The SDG Impact of COVID-19: The view of Mark Waddington, CEO of Hope and Homes for Children

21st April 2020

In this segment, RELX’s Global Head of Corporate Responsibility, Dr Márcia Balisciano, talks to Mark Waddington, CEO of Hope and Homes for Children. 

Hope and Homes is a global expert in the field of de-institutionalisation. By closing institutions, supporting children into loving, stable families and working with governments to tackle the root causes of family breakdown, the charity are working towards a day where orphanages have been eliminated for good.

Mark has 27 years’ experience working in the humanitarian and international development sectors, of which sixteen years have been as a CEO - eight years running Hope and Homes for Children, and eight years running War Child. He has also served as an NGO Chair for nine years, and was recently appointed to the Board of the UK's largest children's charity, Barnardo's. He received the CBE for services to global child protection in the 2019 UK Honours List.

Since 2012 Mark has led Hope and Homes for Children as CEO. During this time he has overseen the doubling of income and trebling of beneficiary reach. In the last five years Hope and Homes for Children has raised more than £45 million which it has deployed to drive reform of child care and protection internationally. The impact of this work has been significant: including the development of our work in in partnership with the Government of Rwanda that is delivering an internationally recognised flagship programme of child care reform. Mark has overseen the strategy and resourcing of the expansion of Hope and homes for Children’s work in Africa, including in Sudan, Uganda, South Africa and Kenya.

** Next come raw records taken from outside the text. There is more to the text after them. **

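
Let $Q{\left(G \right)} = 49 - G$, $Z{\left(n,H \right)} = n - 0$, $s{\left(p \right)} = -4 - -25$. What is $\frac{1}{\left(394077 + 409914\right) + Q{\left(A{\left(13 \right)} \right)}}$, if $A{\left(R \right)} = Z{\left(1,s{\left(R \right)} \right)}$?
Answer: $\frac{1}{804039} \approx 1.2437 \cdot 10^{-6}$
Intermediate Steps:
$s{\left(p \right)} = 21$ ($s{\left(p \right)} = -4 + 25 = 21$)
$Z{\left(n,H \right)} = n$ ($Z{\left(n,H \right)} = n + 0 = n$)
$A{\left(R \right)} = 1$
$\frac{1}{\left(394077 + 409914\right) + Q{\left(A{\left(13 \right)} \right)}} = \frac{1}{\left(394077 + 409914\right) + \left(49 - 1\right)} = \frac{1}{803991 + \left(49 - 1\right)} = \frac{1}{803991 + 48} = \frac{1}{804039}$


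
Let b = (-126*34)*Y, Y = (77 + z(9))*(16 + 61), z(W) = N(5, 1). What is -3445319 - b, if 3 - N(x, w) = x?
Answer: 21294781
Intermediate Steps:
N(x, w) = 3 - x
z(W) = -2 (z(W) = 3 - 1*5 = 3 - 5 = -2)
Y = 5775 (Y = (77 - 2)*(16 + 61) = 75*77 = 5775)
b = -24740100 (b = -126*34*5775 = -4284*5775 = -24740100)
-3445319 - b = -3445319 - 1*(-24740100) = -3445319 + 24740100 = 21294781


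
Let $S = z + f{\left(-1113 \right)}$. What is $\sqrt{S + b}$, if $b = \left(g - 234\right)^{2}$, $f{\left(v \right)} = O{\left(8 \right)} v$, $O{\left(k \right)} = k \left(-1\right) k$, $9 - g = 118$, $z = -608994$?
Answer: $i \sqrt{420113} \approx 648.16 i$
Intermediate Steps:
$g = -109$ ($g = 9 - 118 = -109$)
$O{\left(k \right)} = - k^{2}$ ($O{\left(k \right)} = - k k = - k^{2}$)
$f{\left(v \right)} = - 64 v$ ($f{\left(v \right)} = - 8^{2} v = \left(-1\right) 64 v = - 64 v$)
$b = 117649$ ($b = \left(-109 - 234\right)^{2} = \left(-343\right)^{2} = 117649$)
$S = -537762$ ($S = -608994 - -71232 = -608994 + 71232 = -537762$)
$\sqrt{S + b} = \sqrt{-537762 + 117649} = \sqrt{-420113} = i \sqrt{420113}$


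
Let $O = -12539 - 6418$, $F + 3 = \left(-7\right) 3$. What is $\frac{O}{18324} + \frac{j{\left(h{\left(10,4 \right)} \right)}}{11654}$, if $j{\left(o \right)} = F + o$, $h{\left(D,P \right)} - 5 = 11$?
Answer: $- \frac{36845245}{35591316} \approx -1.0352$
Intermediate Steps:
$h{\left(D,P \right)} = 16$ ($h{\left(D,P \right)} = 5 + 11 = 16$)
$F = -24$ ($F = -3 - 21 = -24$)
$O = -18957$
$j{\left(o \right)} = -24 + o$
$\frac{O}{18324} + \frac{j{\left(h{\left(10,4 \right)} \right)}}{11654} = - \frac{18957}{18324} + \frac{-24 + 16}{11654} = \left(-18957\right) \frac{1}{18324} - \frac{4}{5827} = - \frac{6319}{6108} - \frac{4}{5827} = - \frac{36845245}{35591316}$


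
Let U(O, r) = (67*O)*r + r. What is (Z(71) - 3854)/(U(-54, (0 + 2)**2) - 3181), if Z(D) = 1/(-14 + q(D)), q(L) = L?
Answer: 219677/1005993 ≈ 0.21837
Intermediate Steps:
Z(D) = 1/(-14 + D)
U(O, r) = r + 67*O*r (U(O, r) = 67*O*r + r = r + 67*O*r)
(Z(71) - 3854)/(U(-54, (0 + 2)**2) - 3181) = (1/(-14 + 71) - 3854)/((0 + 2)**2*(1 + 67*(-54)) - 3181) = (1/57 - 3854)/(2**2*(1 - 3618) - 3181) = (1/57 - 3854)/(4*(-3617) - 3181) = -219677/(57*(-14468 - 3181)) = -219677/57/(-17649) = -219677/57*(-1/17649) = 219677/1005993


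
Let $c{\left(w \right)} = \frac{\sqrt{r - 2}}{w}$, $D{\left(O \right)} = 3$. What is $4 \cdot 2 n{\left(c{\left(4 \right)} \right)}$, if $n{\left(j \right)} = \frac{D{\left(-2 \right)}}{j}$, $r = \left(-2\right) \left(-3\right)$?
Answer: $48$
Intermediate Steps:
$r = 6$
$c{\left(w \right)} = \frac{2}{w}$ ($c{\left(w \right)} = \frac{\sqrt{6 - 2}}{w} = \frac{\sqrt{4}}{w} = \frac{2}{w}$)
$n{\left(j \right)} = \frac{3}{j}$
$4 \cdot 2 n{\left(c{\left(4 \right)} \right)} = 4 \cdot 2 \frac{3}{2 \cdot \frac{1}{4}} = 8 \frac{3}{2 \cdot \frac{1}{4}} = 8 \cdot 3 \frac{1}{\frac{1}{2}} = 8 \cdot 3 \cdot 2 = 8 \cdot 6 = 48$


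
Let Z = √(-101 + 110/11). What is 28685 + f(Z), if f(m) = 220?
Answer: 28905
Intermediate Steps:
Z = I*√91 (Z = √(-101 + 110*(1/11)) = √(-101 + 10) = √(-91) = I*√91 ≈ 9.5394*I)
28685 + f(Z) = 28685 + 220 = 28905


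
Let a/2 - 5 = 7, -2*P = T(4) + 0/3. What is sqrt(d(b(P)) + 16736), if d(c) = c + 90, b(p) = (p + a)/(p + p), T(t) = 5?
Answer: 7*sqrt(34330)/10 ≈ 129.70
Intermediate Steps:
P = -5/2 (P = -(5 + 0/3)/2 = -(5 + (1/3)*0)/2 = -(5 + 0)/2 = -1/2*5 = -5/2 ≈ -2.5000)
a = 24 (a = 10 + 2*7 = 10 + 14 = 24)
b(p) = (24 + p)/(2*p) (b(p) = (p + 24)/(p + p) = (24 + p)/((2*p)) = (24 + p)*(1/(2*p)) = (24 + p)/(2*p))
d(c) = 90 + c
sqrt(d(b(P)) + 16736) = sqrt((90 + (24 - 5/2)/(2*(-5/2))) + 16736) = sqrt((90 + (1/2)*(-2/5)*(43/2)) + 16736) = sqrt((90 - 43/10) + 16736) = sqrt(857/10 + 16736) = sqrt(168217/10) = 7*sqrt(34330)/10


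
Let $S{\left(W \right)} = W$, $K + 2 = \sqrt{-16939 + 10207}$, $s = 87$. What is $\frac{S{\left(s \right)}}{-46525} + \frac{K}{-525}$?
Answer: $\frac{379}{195405} - \frac{2 i \sqrt{187}}{175} \approx 0.0019396 - 0.15628 i$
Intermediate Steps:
$K = -2 + 6 i \sqrt{187}$ ($K = -2 + \sqrt{-16939 + 10207} = -2 + \sqrt{-6732} = -2 + 6 i \sqrt{187} \approx -2.0 + 82.049 i$)
$\frac{S{\left(s \right)}}{-46525} + \frac{K}{-525} = \frac{87}{-46525} + \frac{-2 + 6 i \sqrt{187}}{-525} = 87 \left(- \frac{1}{46525}\right) + \left(-2 + 6 i \sqrt{187}\right) \left(- \frac{1}{525}\right) = - \frac{87}{46525} + \left(\frac{2}{525} - \frac{2 i \sqrt{187}}{175}\right) = \frac{379}{195405} - \frac{2 i \sqrt{187}}{175}$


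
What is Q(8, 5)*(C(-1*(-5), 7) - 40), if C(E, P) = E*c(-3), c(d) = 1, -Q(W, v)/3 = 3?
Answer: 315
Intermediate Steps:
Q(W, v) = -9 (Q(W, v) = -3*3 = -9)
C(E, P) = E (C(E, P) = E*1 = E)
Q(8, 5)*(C(-1*(-5), 7) - 40) = -9*(-1*(-5) - 40) = -9*(5 - 40) = -9*(-35) = 315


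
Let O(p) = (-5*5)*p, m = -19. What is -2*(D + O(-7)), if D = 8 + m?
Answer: -328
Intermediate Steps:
O(p) = -25*p
D = -11 (D = 8 - 19 = -11)
-2*(D + O(-7)) = -2*(-11 - 25*(-7)) = -2*(-11 + 175) = -2*164 = -328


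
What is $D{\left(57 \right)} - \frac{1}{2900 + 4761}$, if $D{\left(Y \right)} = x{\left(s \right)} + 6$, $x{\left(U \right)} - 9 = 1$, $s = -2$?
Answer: $\frac{122575}{7661} \approx 16.0$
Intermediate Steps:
$x{\left(U \right)} = 10$ ($x{\left(U \right)} = 9 + 1 = 10$)
$D{\left(Y \right)} = 16$ ($D{\left(Y \right)} = 10 + 6 = 16$)
$D{\left(57 \right)} - \frac{1}{2900 + 4761} = 16 - \frac{1}{2900 + 4761} = 16 - \frac{1}{7661} = \frac{122575}{7661}$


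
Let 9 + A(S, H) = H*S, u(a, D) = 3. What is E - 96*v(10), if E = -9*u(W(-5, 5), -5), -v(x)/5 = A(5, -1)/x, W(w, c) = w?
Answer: -699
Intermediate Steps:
A(S, H) = -9 + H*S
v(x) = 70/x (v(x) = -5*(-9 - 1*5)/x = -5*(-9 - 5)/x = -(-70)/x = 70/x)
E = -27 (E = -9*3 = -27)
E - 96*v(10) = -27 - 6720/10 = -27 - 96*7 = -27 - 672 = -699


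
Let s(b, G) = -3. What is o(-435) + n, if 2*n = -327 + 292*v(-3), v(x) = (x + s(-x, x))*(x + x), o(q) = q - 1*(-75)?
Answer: 9465/2 ≈ 4732.5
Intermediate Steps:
o(q) = 75 + q (o(q) = q + 75 = 75 + q)
v(x) = 2*x*(-3 + x) (v(x) = (x - 3)*(x + x) = (-3 + x)*(2*x) = 2*x*(-3 + x))
n = 10185/2 (n = (-327 + 292*(2*(-3)*(-3 - 3)))/2 = (-327 + 292*(2*(-3)*(-6)))/2 = (-327 + 292*36)/2 = (-327 + 10512)/2 = (½)*10185 = 10185/2 ≈ 5092.5)
o(-435) + n = (75 - 435) + 10185/2 = -360 + 10185/2 = 9465/2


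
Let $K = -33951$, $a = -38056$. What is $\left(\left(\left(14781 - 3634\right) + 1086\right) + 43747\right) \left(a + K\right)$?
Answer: $-4030951860$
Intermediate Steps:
$\left(\left(\left(14781 - 3634\right) + 1086\right) + 43747\right) \left(a + K\right) = \left(\left(\left(14781 - 3634\right) + 1086\right) + 43747\right) \left(-38056 - 33951\right) = \left(\left(11147 + 1086\right) + 43747\right) \left(-72007\right) = \left(12233 + 43747\right) \left(-72007\right) = 55980 \left(-72007\right) = -4030951860$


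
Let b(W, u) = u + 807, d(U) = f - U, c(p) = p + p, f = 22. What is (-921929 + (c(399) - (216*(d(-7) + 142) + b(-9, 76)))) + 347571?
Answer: -611379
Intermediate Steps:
c(p) = 2*p
d(U) = 22 - U
b(W, u) = 807 + u
(-921929 + (c(399) - (216*(d(-7) + 142) + b(-9, 76)))) + 347571 = (-921929 + (2*399 - (216*((22 - 1*(-7)) + 142) + (807 + 76)))) + 347571 = (-921929 + (798 - (216*((22 + 7) + 142) + 883))) + 347571 = (-921929 + (798 - (216*(29 + 142) + 883))) + 347571 = (-921929 + (798 - (216*171 + 883))) + 347571 = (-921929 + (798 - (36936 + 883))) + 347571 = (-921929 + (798 - 1*37819)) + 347571 = (-921929 + (798 - 37819)) + 347571 = (-921929 - 37021) + 347571 = -958950 + 347571 = -611379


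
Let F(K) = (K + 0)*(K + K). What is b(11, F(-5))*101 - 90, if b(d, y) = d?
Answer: 1021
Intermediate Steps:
F(K) = 2*K² (F(K) = K*(2*K) = 2*K²)
b(11, F(-5))*101 - 90 = 11*101 - 90 = 1111 - 90 = 1021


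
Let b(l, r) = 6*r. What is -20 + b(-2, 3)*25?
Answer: 430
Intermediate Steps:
-20 + b(-2, 3)*25 = -20 + (6*3)*25 = -20 + 18*25 = -20 + 450 = 430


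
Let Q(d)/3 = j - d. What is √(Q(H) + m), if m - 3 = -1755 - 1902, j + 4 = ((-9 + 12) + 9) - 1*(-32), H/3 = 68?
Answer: I*√4146 ≈ 64.389*I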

Over the last four years Mark has worked directly with the British government – and convened a private sector taskforce to assist with this - to secure a cross-government statement that established the UK as the first OECD country to formally recognise the harm done by the institutionalisation of children and commit itself to influencing international reform. This has subsequently been included in DFID’s Disability Strategy. Mark is currently focused on working with Commonwealth influencers to secure agreement to have a declaration to eliminate orphanages in all Commonwealth Countries by 2045.